Dear Readers, as you know I love corvids of all varieties for their playful nature and for their intelligence. I was delighted to find this poem in the London Review of Books this week: it is a long time since I read a rhyming poem that seemed quite so dextrous and unforced. And I love the final stanza. It gave me goosebumps.
A.E.Stallings is an American poet now living in Athens, and she has this to say about her work:
“The ancients taught me how to sound modern,” she told Forbes magazine. “They showed me that technique was not the enemy of urgency, but the instrument.”
And yes, the bird in the photo is a raven rather than a hooded crow, but the point still applies, though if any of you live near Portland Bill in Dorset, I would recommend a trip to watch the ravens cavorting and tumbling in the wind off the cliff.
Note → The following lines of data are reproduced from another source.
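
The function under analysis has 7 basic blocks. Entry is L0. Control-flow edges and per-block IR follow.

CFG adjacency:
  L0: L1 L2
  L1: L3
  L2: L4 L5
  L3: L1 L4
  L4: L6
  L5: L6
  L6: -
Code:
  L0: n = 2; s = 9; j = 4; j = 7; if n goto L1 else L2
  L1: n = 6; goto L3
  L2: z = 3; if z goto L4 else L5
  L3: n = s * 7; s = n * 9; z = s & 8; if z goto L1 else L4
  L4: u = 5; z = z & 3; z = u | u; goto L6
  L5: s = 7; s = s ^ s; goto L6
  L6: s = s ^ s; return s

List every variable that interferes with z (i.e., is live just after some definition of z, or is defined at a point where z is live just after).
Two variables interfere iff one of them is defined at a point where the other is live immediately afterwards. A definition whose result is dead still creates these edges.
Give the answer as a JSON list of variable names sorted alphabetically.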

And if you don’t, and you’re on Facebook, can I point you in the direction of ‘In the Company of Corvids‘ for some truly wonderful photographs?
And now, the poem. See what you think.
Hooded Crow: Corvus cornix
On windy days the crows cavort
Down slides of air for autumn sport.
They dive and spiral, twirl and spin,
Then levitate to ride again.
That wind that makes their airy slide
Comes tumbling down the mountainside,
Tousles the heads of trees and drops
To the sea beyond the cypress tops,
And drinking at the sea’s blue lips
Makes paper sailboats out of ships,
Whose distant swiftness seems repose
Compared to capers of the crows.
Their calligraphic loops concur
In copperplate of signature,
Or in formation they prepare,
Drilling at dogfights with thin air.
Watching them, I want to say
They are intelligence at play
And in their breath-defying flight,
Daredevils of a deep delight.
Of course, who would not rather be
An aerobat of ecstasy?
But it takes grounding to observe
Their every barrel roll and swerve
Against the sky, the way their skill
Makes the unseen visible
With two unlikely forces twinned:
Their turn of mind, the wanton wind.